What was said of members of the police force equally applies to provincial guards, the tenure of office of both classes being protected by the same civil service law and by Republic Act No. 557. There is no question that all of the guards herein replaced had been serving for more than three years under appointments temporary in nature because non-eligible.

On behalf of eight petitioners who are veterans or guerrillas, the provisions of Republic Act No. 65 as amended by Republic Act 154 are invoked. Said Act gives veterans and guerillas "preference in appointments and promotions in and to any government office . . . the provisions of law as to civil service eligibility notwithstanding." But that preference was to last for "three years from the time of the passage of this Act" on October 18, 1946. It lapsed in October 1949. These appointments of their substitutes took place in 1955. It may not of course be contended that once a non-eligible veteran is appointed to a civil service position pursuant to Act No. 65 he may not thereafter be changed even after the expiration of the three-year special privilege. It should be stated here that these eight veterans were replaced by civil service eligibles. 3

As to Alejandro Acedillo, his having passed the Civil Service examination after he had been replaced is immaterial. It does not render illegal what was legal when made.

Respondents, it appears, have filed against petitioners a counterclaim for damages, which was dismissed by the lower court. They now insist on their right to recover. However, they failed to except and appeal from the order of August 17, 1955, dismissing such counterclaim.

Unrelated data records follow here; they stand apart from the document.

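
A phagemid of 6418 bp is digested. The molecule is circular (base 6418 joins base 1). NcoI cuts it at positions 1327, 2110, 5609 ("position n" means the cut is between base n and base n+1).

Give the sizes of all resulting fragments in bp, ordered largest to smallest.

Circular molecule, 3 cuts → 3 fragments:
  2110 − 1327 = 783 bp
  5609 − 2110 = 3499 bp
  wrap: 6418 − 5609 + 1327 = 2136 bp
Sorted largest to smallest: 3499, 2136, 783 bp.

3499, 2136, 783 bp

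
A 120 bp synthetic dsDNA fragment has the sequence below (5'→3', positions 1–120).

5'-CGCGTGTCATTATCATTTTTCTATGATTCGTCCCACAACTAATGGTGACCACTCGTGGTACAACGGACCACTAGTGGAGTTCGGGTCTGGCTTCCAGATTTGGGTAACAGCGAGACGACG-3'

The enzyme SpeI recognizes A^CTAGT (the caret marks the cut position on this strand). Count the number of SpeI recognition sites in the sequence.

1

ACTAGT occurs starting at position 70.
SpeI cuts at 1 site.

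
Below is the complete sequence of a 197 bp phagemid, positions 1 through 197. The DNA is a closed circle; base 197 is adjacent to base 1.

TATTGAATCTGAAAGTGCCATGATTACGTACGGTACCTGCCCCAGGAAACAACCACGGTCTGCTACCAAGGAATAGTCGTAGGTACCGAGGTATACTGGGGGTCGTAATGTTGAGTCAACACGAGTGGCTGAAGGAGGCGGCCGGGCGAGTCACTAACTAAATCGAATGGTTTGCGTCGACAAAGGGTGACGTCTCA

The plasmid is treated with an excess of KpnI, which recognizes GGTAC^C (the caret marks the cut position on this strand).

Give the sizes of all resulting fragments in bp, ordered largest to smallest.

KpnI sites (GGTACC) start at positions 32, 82.
KpnI cuts after base 5 of each site (before the last base), so after positions 36, 86.
Circular molecule, 2 cuts → 2 fragments:
  37–86 → 50 bp
  87–197 then 1–36 → 111 + 36 = 147 bp
Sorted largest to smallest: 147, 50 bp.

147, 50 bp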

They only appealed from the court’s judgment of September 15, 1955, declaring the petitioners entitled to resume and hold their positions as guards.

In view of the foregoing, and applying our three decisions herein mentioned in the Manigbas, Orais and Paña cases, we hereby reverse the appealed decision and dismiss petitioners’ quo warranto complaint with costs against them.

Paras C.J., Reyes A. Bautista Angelo, Concepcion, Reyes, J.B.L., Endencia and Felix, JJ., concur.

Endnotes:



1. Except Alejandro Acedillo, who qualified six months after his ouster July 1955. Theirs were temporary appointments under section 682 of the Administrative Code.

2. 94 Phil., 245; See also Orais v. Ribo, 93 Phil., 985; Paña v. City Mayor, 50 Off. Gaz. 146, 94 Phil., 103.

3. Orais v. Ribo, 49 Off Gaz. 5386; 93 Phil., 985.